A coordinated national energy policy is not what the United States has at the moment. And weaning a country off a coal-and oil-based economy won’t be easy, she points out, because so much money and politics are tied up in these industries.

“There isn’t anybody who makes a living off of the sun, and so nobody advocates for the kind of technologies that John [Turner] is talking about. But there are coal states in the United States that have great political power and there are certain states that make money from having traditional combustion engines stay on the road, so we have a problem in our political process in terms of going through the evaluation. Not just of what’s technically practical, financially practical, economical and commercially practical, but when you add a layer of the politics of trying to implement what’s best for the country as a whole, then it becomes much, much, much more difficult to do.”

One thing that is not in doubt is the cost of electricity generated by the wind. It has declined dramatically. With the advent of larger, more efficient wind turbines, wind-generated electricity is now competitive with other industries. Depending on the site, wind-power electricity is three to seven cents per kilowatt-hour, says Laurie Jodziewicz, communications and policy specialist at the American Wind Energy Association. “In these days of high costs for natural gas, wind energy is actually bringing down the costs of electricity to some consumers by offsetting that need for more natural gas use.”

It’s hard to argue against wind power, though some have.
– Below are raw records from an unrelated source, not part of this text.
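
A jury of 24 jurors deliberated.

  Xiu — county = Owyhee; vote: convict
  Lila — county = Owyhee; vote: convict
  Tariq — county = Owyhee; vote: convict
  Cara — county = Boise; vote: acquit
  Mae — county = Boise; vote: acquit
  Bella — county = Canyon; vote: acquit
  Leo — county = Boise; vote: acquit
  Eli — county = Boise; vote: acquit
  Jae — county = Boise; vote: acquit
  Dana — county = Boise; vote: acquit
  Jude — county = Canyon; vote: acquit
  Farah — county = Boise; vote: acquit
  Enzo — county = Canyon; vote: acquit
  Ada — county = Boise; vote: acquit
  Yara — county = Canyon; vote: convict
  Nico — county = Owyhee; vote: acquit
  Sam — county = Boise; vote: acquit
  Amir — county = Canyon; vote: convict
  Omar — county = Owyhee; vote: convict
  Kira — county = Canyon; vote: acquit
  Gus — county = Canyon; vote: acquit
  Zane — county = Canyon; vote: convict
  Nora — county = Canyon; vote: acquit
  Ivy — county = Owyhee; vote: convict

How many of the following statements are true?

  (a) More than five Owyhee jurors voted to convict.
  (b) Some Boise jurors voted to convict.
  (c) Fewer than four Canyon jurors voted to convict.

(a) Owyhee: |A| = 6, |A ∩ B| = 5; needs |A ∩ B| > 5 — false.
(b) Boise: |A| = 9, |A ∩ B| = 0; needs A ∩ B ≠ ∅ (|A ∩ B| ≥ 1) — false.
(c) Canyon: |A| = 9, |A ∩ B| = 3; needs |A ∩ B| < 4 — true.

1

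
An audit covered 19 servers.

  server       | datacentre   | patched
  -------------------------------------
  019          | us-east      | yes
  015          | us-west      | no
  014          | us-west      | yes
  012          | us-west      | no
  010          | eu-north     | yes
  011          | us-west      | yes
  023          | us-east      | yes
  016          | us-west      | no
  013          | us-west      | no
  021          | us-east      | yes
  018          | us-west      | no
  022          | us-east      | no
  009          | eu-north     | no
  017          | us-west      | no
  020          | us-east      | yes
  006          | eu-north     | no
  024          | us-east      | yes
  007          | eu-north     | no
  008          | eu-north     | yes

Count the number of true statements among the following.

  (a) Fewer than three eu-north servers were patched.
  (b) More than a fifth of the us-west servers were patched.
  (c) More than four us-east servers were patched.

(a) eu-north: |A| = 5, |A ∩ B| = 2; needs |A ∩ B| < 3 — true.
(b) us-west: |A| = 8, |A ∩ B| = 2; needs |A ∩ B| / |A| > 1/5 — true.
(c) us-east: |A| = 6, |A ∩ B| = 5; needs |A ∩ B| > 4 — true.

3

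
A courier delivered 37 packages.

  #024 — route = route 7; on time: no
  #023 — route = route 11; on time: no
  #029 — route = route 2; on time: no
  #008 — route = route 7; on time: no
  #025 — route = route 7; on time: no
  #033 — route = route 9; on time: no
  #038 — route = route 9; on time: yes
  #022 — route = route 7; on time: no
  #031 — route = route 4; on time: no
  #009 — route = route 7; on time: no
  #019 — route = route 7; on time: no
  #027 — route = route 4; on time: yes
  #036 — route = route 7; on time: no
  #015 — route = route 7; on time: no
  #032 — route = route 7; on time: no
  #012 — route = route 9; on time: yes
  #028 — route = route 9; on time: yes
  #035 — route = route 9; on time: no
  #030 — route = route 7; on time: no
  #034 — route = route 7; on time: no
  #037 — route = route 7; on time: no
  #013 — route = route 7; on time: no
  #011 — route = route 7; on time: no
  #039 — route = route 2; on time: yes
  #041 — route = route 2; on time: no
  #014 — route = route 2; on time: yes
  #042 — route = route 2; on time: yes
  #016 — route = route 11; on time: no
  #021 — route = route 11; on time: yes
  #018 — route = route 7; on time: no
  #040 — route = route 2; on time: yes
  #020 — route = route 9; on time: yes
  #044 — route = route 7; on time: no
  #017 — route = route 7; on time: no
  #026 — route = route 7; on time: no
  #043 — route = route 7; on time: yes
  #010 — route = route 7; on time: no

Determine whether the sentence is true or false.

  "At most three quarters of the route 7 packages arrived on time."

True

The determiner here denotes the relation: |A ∩ B| / |A| ≤ 3/4.
|A| = 20, |A ∩ B| = 1, |A ∖ B| = 19.
|A ∩ B|/|A| = 1/20, so the statement is true.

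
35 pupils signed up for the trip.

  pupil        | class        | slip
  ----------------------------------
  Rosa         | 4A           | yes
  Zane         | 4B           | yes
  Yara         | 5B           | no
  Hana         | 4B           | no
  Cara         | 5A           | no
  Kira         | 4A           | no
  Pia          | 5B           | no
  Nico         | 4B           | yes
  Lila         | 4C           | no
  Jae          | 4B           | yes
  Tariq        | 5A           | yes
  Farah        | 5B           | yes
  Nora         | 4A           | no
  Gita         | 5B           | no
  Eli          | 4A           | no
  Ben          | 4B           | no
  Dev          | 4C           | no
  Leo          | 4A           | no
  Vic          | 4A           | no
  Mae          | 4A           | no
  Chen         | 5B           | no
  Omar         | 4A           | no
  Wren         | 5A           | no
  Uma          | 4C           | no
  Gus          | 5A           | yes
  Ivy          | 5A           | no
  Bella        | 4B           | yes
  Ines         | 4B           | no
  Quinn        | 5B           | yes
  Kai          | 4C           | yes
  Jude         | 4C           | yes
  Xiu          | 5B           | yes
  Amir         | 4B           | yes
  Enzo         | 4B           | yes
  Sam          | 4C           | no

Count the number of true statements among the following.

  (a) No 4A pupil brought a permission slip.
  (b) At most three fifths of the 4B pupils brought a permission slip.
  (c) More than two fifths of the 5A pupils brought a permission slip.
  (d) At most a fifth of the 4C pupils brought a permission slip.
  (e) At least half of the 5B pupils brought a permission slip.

0

(a) 4A: |A| = 8, |A ∩ B| = 1; needs A ∩ B = ∅ (|A ∩ B| = 0) — false.
(b) 4B: |A| = 9, |A ∩ B| = 6; needs |A ∩ B| / |A| ≤ 3/5 — false.
(c) 5A: |A| = 5, |A ∩ B| = 2; needs |A ∩ B| / |A| > 2/5 — false.
(d) 4C: |A| = 6, |A ∩ B| = 2; needs |A ∩ B| / |A| ≤ 1/5 — false.
(e) 5B: |A| = 7, |A ∩ B| = 3; needs |A ∩ B| ≥ |A ∖ B| — false.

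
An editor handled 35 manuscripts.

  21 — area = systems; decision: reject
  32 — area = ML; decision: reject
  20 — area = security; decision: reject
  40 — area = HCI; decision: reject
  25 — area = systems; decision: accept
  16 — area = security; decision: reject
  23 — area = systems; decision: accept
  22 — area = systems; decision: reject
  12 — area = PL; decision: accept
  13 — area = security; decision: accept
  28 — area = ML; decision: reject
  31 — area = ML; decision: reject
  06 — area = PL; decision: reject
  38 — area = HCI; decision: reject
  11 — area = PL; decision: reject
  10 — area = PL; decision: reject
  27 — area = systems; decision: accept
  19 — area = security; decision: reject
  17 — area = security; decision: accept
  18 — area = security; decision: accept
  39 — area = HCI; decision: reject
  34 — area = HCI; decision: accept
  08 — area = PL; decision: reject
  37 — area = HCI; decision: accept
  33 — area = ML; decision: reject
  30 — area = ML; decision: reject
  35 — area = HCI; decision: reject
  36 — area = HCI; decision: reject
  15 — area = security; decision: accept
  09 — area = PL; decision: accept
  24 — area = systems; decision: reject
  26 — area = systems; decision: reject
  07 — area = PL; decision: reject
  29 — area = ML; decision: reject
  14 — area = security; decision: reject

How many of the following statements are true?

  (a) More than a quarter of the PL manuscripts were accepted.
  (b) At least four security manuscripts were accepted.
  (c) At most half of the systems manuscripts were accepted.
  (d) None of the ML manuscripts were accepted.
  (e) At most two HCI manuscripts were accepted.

5

(a) PL: |A| = 7, |A ∩ B| = 2; needs |A ∩ B| / |A| > 1/4 — true.
(b) security: |A| = 8, |A ∩ B| = 4; needs |A ∩ B| ≥ 4 — true.
(c) systems: |A| = 7, |A ∩ B| = 3; needs |A ∩ B| ≤ |A ∖ B| — true.
(d) ML: |A| = 6, |A ∩ B| = 0; needs A ∩ B = ∅ (|A ∩ B| = 0) — true.
(e) HCI: |A| = 7, |A ∩ B| = 2; needs |A ∩ B| ≤ 2 — true.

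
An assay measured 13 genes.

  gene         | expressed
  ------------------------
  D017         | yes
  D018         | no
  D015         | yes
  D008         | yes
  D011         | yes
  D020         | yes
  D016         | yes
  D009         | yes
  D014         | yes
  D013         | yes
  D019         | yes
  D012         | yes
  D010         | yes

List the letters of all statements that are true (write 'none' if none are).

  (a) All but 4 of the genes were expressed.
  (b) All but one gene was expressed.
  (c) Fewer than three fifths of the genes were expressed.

(b)

|A| = 13, |A ∩ B| = 12, |A ∖ B| = 1.
(a) |A ∖ B| = 4: fails.
(b) |A ∖ B| = 1: holds.
(c) |A ∩ B| / |A| < 3/5: fails.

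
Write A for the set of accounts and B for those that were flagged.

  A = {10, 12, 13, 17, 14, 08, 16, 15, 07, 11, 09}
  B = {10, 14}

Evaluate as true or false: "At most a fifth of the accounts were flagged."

True

Truth condition: |A ∩ B| / |A| ≤ 1/5.
A (the restrictor) = {10, 12, 13, 17, 14, 08, 16, 15, 07, 11, 09}, |A| = 11.
A ∩ B = {10, 14}, so |A ∩ B| = 2.
A ∖ B = {12, 13, 17, 08, 16, 15, 07, 11, 09}, so |A ∖ B| = 9.
|A ∩ B|/|A| = 2/11, so the statement is true.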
Some of the opposition comes from people who fear that the turbines may kill birds and bats. “Even if we got one hundred percent of our power
from wind power—which is probably not realistic—but even if we had one hundred percent of our power from wind, the bird impacts would be very minimal, compared to things like buildings, cats, vehicles, pesticides, and all of the other things that affect birds,” says Jodziewicz.

“With regard to bats, there was something that was unexpectedly discovered in 2003. And the industry immediately partnered with the Fish and Wildlife Service, with the NREL, and with the leading bat organization in the world, Bat Conservation International. We formed together, and we’ve been funding research to understand and hopefully solve the issue that we discovered by better understanding what might make our site risky for bats but also other ways to deter bats away from wind turbines. I think that overall our environmental impacts are minimal. But we certainly want to make sure that we take care of whatever we can.”

Others argue the windmills are unsightly. They’ll spoil the view. It’s a subjective opinion that can’t really be countered, except by those who live near them and find them majestic.

But if wind power contributes to our energy independence and helps counter global warming, finding enough homes for those wind turbines will be easy, once we view them not for their size but as symbols of our security.

PART V

NANOTECHNOLOGY

CHAPTER SIXTEEN

THE NEW SMALL IS BIG

If I were asked for an area of science and engineering that will most likely produce the breakthroughs of tomorrow, I would point to nanoscale science and engineering.

—NEAL LANE, FORMER PRESIDENTIAL SCIENCE ADVISOR

The prefix nano- has entered the lexicon, as in “I’ll be done in a nanosecond.” Or the brand name iPod nano. You get the general idea that a nanosecond goes by even more quickly than, say, a New York minute. But you may not know that nano- simply means “billionth,” from the Greek for dwarf. So a nanosecond is a billionth of a second, and a nanometer is a billionth of a meter, or about five to seven atoms in length. That’s tiny! (And that means that the new, smaller, slimmer iPod is not “nano” in the true sense at all.)